13. Les sociétés Ibis font grief à l'arrêt, tel que matériellement rectifié, de les condamner solidairement à payer aux sociétés Atlantique productions et BPC les sommes respectives de 1 575 030 euros et 1 550 491 euros, alors :

« 1°/ que seule la rupture brutale d'une relation commerciale établie constitue une faute engageant la responsabilité de son auteur à l'égard des tiers à cette relation ; qu'en se bornant, pour condamner les société Ibis, à retenir l'existence d'une "rupture fautive", sans quantifier la diminution des commandes reprochée aux sociétés Ibis ni expliquer, même sommairement, en quoi cette diminution aurait constitué une rupture brutale, la cour d'appel a privé sa décision de base légale au regard de l'article 1382, devenu 1280, du code civil ;

2°/ que les sociétés Ibis faisaient valoir que la baisse du chiffre d'affaires de la société Régals entre janvier et mars 2014 provenait exclusivement de la baisse des commandes de pains au lait, les commandes de pains au chocolat étant restées stables, voire ayant crû, sur cette période, et que les achats de pains au lait avaient repris à partir d'avril 2014, de sorte que la diminution des commandes de pains au lait entre janvier et mars 2014 ne pouvait caractériser une rupture brutale de la relation commerciale établie ; qu'en se bornant, pour retenir l'existence d'une "rupture fautive" au 1er mars 2014, à relever que "la rupture partielle de la relation établie a pour point de départ le 1er mars 2014" sans rechercher, comme elle y était invitée, si le maintien des commandes de pains au chocolat et la reprise des commandes des pains au lait à compter d'avril 2014 n'excluaient pas que la diminution des commandes soit qualifiée de rupture brutale, la cour d'appel a privé sa décision de base légale au regard de l'article 1382, devenu 1240 du code civil ;

3°/ qu'une diminution continue, sur huit mois, du volume des commandes ne constitue pas une rupture brutale engageant la responsabilité de l'acheteur à l'égard des tiers à la relation commerciale ; qu'en se fondant, pour retenir l'existence d'une rupture fautive, sur la circonstance que la société Régals avait enregistré une chute continue des volumes des produits vendus aux société Ibis, à compter du mois d'octobre 2014 jusqu'à l'arrêt des commandes en juin 2015, la cour d'appel a privé sa décision de base légale au regard de l'article 1382, devenu 1240, du code civil ;

4°/ que la seule absence de préavis ne suffit pas à caractériser la brutalité de la rupture ; qu'en se bornant à relever, pour considérer que la rupture était fautive, que les sociétés Ibis n'avaient signifié aucun préavis devant aménager le terme de la relation commerciale, la cour d'appel, qui n'a pas établi le caractère brutal de la rupture, a privé sa décision de base légale au regard de l'article 1382, devenu 1240, du code civil. »

Réponse de la cour

14. Après avoir relevé que les sociétés Ibis et Régals ont, malgré l'échec des négociations pour le renouvellement du contrat de distribution le 1er mars 2014, poursuivi leur relation, l'arrêt retient d'abord qu'il a néanmoins été mis fin à cette date à l'obligation d'exclusivité d'approvisionnement des sociétés Ibis auprès de la société Régals. Il relève ensuite que la société Régals a enregistré une chute continue des volumes des commandes des produits fabriqués par les sociétés Atlantique productions et BPC à compter du mois d'octobre 2014 et que les commandes, comparées à celles résultant des courants d'affaires enregistrés les années antérieures, ont totalement cessé en juin 2015, sans qu'aucun préavis n'ait été signifié par les sociétés Ibis.
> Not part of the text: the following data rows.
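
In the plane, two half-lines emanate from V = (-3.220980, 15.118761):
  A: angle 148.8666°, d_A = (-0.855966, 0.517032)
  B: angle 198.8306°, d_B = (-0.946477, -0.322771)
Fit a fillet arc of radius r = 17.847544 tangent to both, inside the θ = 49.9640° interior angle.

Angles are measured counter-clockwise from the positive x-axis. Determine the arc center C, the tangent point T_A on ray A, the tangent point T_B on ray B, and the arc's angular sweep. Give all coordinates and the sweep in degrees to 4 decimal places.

center=(-45.2370,19.6471) T_A=(-36.0093,34.9240) T_B=(-39.4763,2.7548) sweep=130.0360

bisector direction at 173.8486° = (-0.994242,0.107156)
center distance |VC| = r/sin(θ/2) = 17.847544/sin(24.9820°) = 42.259360
C = V + |VC|·bis = (-45.2370,19.6471)
T_A = V + ((C−V)·d_A)·d_A = V + 38.3056·d_A = (-36.0093,34.9240)
T_B = V + ((C−V)·d_B)·d_B = V + 38.3056·d_B = (-39.4763,2.7548)
sweep = 180° − θ = 130.0360°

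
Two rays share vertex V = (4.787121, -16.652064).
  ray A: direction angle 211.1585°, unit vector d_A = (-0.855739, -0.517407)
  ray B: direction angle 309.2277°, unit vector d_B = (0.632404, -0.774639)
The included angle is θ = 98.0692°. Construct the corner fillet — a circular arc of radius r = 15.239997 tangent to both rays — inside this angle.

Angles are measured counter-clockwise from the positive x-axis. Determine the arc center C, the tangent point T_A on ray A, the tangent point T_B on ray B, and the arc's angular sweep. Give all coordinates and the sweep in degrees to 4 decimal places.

bisector direction at 260.1931° = (-0.170328,-0.985387)
center distance |VC| = r/sin(θ/2) = 15.239997/sin(49.0346°) = 20.182603
C = V + |VC|·bis = (1.3495,-36.5397)
T_A = V + ((C−V)·d_A)·d_A = V + 13.2318·d_A = (-6.5358,-23.4983)
T_B = V + ((C−V)·d_B)·d_B = V + 13.2318·d_B = (13.1549,-26.9019)
sweep = 180° − θ = 81.9308°

center=(1.3495,-36.5397) T_A=(-6.5358,-23.4983) T_B=(13.1549,-26.9019) sweep=81.9308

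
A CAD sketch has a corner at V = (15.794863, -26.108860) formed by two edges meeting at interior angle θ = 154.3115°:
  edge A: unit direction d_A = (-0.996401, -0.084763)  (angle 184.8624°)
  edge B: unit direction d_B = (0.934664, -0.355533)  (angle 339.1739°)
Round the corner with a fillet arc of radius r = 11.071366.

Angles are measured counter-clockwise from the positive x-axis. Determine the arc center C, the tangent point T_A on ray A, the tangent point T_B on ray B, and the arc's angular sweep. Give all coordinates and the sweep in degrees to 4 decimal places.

bisector direction at 262.0181° = (-0.138859,-0.990312)
center distance |VC| = r/sin(θ/2) = 11.071366/sin(77.1557°) = 11.355504
C = V + |VC|·bis = (14.2180,-37.3544)
T_A = V + ((C−V)·d_A)·d_A = V + 2.5243·d_A = (13.2796,-26.3228)
T_B = V + ((C−V)·d_B)·d_B = V + 2.5243·d_B = (18.1543,-27.0063)
sweep = 180° − θ = 25.6885°

center=(14.2180,-37.3544) T_A=(13.2796,-26.3228) T_B=(18.1543,-27.0063) sweep=25.6885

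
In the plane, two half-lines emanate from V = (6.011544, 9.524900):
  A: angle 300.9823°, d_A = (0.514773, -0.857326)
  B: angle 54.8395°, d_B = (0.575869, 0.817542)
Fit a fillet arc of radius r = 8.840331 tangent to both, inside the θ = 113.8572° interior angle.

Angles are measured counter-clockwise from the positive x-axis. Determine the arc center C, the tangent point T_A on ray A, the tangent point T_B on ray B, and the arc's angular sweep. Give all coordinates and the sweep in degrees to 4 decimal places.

center=(16.5540,9.1403) T_A=(8.9749,4.5896) T_B=(9.3266,14.2312) sweep=66.1428

bisector direction at 357.9109° = (0.999335,-0.036454)
center distance |VC| = r/sin(θ/2) = 8.840331/sin(56.9286°) = 10.549432
C = V + |VC|·bis = (16.5540,9.1403)
T_A = V + ((C−V)·d_A)·d_A = V + 5.7567·d_A = (8.9749,4.5896)
T_B = V + ((C−V)·d_B)·d_B = V + 5.7567·d_B = (9.3266,14.2312)
sweep = 180° − θ = 66.1428°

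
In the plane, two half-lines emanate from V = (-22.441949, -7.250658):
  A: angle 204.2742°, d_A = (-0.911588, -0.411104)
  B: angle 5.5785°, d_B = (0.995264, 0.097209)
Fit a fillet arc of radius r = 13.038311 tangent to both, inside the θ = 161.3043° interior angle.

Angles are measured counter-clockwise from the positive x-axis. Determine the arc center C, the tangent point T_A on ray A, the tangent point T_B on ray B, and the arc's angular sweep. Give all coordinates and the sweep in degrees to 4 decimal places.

bisector direction at 284.9264° = (0.257577,-0.966258)
center distance |VC| = r/sin(θ/2) = 13.038311/sin(80.6522°) = 13.213785
C = V + |VC|·bis = (-19.0384,-20.0186)
T_A = V + ((C−V)·d_A)·d_A = V + 2.1463·d_A = (-24.3985,-8.1330)
T_B = V + ((C−V)·d_B)·d_B = V + 2.1463·d_B = (-20.3058,-7.0420)
sweep = 180° − θ = 18.6957°

center=(-19.0384,-20.0186) T_A=(-24.3985,-8.1330) T_B=(-20.3058,-7.0420) sweep=18.6957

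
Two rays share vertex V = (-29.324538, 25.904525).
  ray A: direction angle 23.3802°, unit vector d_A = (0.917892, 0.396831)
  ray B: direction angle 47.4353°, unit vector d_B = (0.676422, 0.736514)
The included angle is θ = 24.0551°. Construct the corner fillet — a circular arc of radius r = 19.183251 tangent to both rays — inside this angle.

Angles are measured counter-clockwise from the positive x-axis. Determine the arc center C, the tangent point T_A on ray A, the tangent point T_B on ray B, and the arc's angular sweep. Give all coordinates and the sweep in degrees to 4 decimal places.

bisector direction at 35.4077° = (0.815049,0.579391)
center distance |VC| = r/sin(θ/2) = 19.183251/sin(12.0275°) = 92.058101
C = V + |VC|·bis = (45.7074,79.2422)
T_A = V + ((C−V)·d_A)·d_A = V + 90.0372·d_A = (53.3199,61.6341)
T_B = V + ((C−V)·d_B)·d_B = V + 90.0372·d_B = (31.5786,92.2182)
sweep = 180° − θ = 155.9449°

center=(45.7074,79.2422) T_A=(53.3199,61.6341) T_B=(31.5786,92.2182) sweep=155.9449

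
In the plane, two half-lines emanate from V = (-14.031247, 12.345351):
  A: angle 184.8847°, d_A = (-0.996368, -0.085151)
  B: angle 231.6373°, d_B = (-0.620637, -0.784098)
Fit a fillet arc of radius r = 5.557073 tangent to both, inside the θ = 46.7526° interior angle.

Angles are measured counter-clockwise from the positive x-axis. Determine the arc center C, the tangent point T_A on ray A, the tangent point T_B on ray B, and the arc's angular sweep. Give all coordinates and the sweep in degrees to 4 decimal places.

center=(-26.3676,5.7137) T_A=(-26.8408,11.2506) T_B=(-22.0103,2.2648) sweep=133.2474

bisector direction at 208.2610° = (-0.880800,-0.473489)
center distance |VC| = r/sin(θ/2) = 5.557073/sin(23.3763°) = 14.005842
C = V + |VC|·bis = (-26.3676,5.7137)
T_A = V + ((C−V)·d_A)·d_A = V + 12.8562·d_A = (-26.8408,11.2506)
T_B = V + ((C−V)·d_B)·d_B = V + 12.8562·d_B = (-22.0103,2.2648)
sweep = 180° − θ = 133.2474°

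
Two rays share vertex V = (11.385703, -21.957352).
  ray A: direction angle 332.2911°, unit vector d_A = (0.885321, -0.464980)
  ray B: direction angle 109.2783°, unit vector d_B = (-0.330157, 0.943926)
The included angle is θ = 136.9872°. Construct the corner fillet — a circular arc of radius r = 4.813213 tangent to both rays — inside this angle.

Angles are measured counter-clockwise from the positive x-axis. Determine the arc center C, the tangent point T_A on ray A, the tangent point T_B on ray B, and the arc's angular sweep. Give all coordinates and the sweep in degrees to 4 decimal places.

center=(15.3028,-18.5780) T_A=(13.0648,-22.8392) T_B=(10.7595,-20.1671) sweep=43.0128

bisector direction at 40.7847° = (0.757170,0.653218)
center distance |VC| = r/sin(θ/2) = 4.813213/sin(68.4936°) = 5.173403
C = V + |VC|·bis = (15.3028,-18.5780)
T_A = V + ((C−V)·d_A)·d_A = V + 1.8966·d_A = (13.0648,-22.8392)
T_B = V + ((C−V)·d_B)·d_B = V + 1.8966·d_B = (10.7595,-20.1671)
sweep = 180° − θ = 43.0128°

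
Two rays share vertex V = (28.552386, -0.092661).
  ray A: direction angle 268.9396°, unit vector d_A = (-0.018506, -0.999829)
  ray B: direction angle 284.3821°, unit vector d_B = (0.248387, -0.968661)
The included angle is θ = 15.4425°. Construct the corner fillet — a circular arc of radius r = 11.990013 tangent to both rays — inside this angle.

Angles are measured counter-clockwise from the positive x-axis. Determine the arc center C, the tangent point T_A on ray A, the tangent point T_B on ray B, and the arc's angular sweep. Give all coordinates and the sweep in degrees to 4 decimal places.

center=(38.9038,-88.7324) T_A=(26.9158,-88.5105) T_B=(50.5180,-85.7543) sweep=164.5575

bisector direction at 276.6608° = (0.115992,-0.993250)
center distance |VC| = r/sin(θ/2) = 11.990013/sin(7.7213°) = 89.242140
C = V + |VC|·bis = (38.9038,-88.7324)
T_A = V + ((C−V)·d_A)·d_A = V + 88.4330·d_A = (26.9158,-88.5105)
T_B = V + ((C−V)·d_B)·d_B = V + 88.4330·d_B = (50.5180,-85.7543)
sweep = 180° − θ = 164.5575°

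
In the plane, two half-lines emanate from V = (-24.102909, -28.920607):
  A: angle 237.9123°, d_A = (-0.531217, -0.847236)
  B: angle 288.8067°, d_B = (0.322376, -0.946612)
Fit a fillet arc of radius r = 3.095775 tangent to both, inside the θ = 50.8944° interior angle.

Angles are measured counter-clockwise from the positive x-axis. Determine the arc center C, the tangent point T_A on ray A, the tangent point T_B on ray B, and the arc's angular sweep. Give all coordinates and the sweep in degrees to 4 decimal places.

bisector direction at 263.3595° = (-0.115639,-0.993291)
center distance |VC| = r/sin(θ/2) = 3.095775/sin(25.4472°) = 7.204853
C = V + |VC|·bis = (-24.9361,-36.0771)
T_A = V + ((C−V)·d_A)·d_A = V + 6.5058·d_A = (-27.5589,-34.4326)
T_B = V + ((C−V)·d_B)·d_B = V + 6.5058·d_B = (-22.0056,-35.0791)
sweep = 180° − θ = 129.1056°

center=(-24.9361,-36.0771) T_A=(-27.5589,-34.4326) T_B=(-22.0056,-35.0791) sweep=129.1056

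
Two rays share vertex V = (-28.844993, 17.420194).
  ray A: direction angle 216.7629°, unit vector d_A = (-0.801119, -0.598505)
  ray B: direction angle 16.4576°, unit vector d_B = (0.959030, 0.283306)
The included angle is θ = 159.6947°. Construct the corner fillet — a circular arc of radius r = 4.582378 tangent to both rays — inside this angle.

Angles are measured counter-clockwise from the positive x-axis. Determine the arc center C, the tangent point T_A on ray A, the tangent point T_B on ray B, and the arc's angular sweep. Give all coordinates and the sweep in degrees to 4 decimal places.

center=(-26.7598,13.2580) T_A=(-29.5024,16.9291) T_B=(-28.0580,17.6527) sweep=20.3053

bisector direction at 296.6103° = (0.447919,-0.894074)
center distance |VC| = r/sin(θ/2) = 4.582378/sin(79.8474°) = 4.655272
C = V + |VC|·bis = (-26.7598,13.2580)
T_A = V + ((C−V)·d_A)·d_A = V + 0.8206·d_A = (-29.5024,16.9291)
T_B = V + ((C−V)·d_B)·d_B = V + 0.8206·d_B = (-28.0580,17.6527)
sweep = 180° − θ = 20.3053°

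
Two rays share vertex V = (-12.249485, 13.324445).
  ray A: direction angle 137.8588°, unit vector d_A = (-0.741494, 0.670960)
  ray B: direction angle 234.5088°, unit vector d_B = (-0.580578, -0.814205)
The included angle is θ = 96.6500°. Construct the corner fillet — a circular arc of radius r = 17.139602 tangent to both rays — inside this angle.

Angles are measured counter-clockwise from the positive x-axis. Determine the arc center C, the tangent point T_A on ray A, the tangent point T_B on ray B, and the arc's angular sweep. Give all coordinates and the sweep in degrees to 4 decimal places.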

15. En l'état de ces constatations et appréciations, faisant ressortir que la cessation, aurait-elle été d'abord partielle puis totale, de la relation commerciale entre les parties avait été brutale, faute de toute prévenance par les sociétés Ibis de leur intention de diminuer sensiblement puis totalement leur approvisionnement auprès de leur partenaire, la cour d'appel, qui n'avait pas à effectuer la recherche inopérante invoquée par la deuxième branche, a légalement justifié sa décision.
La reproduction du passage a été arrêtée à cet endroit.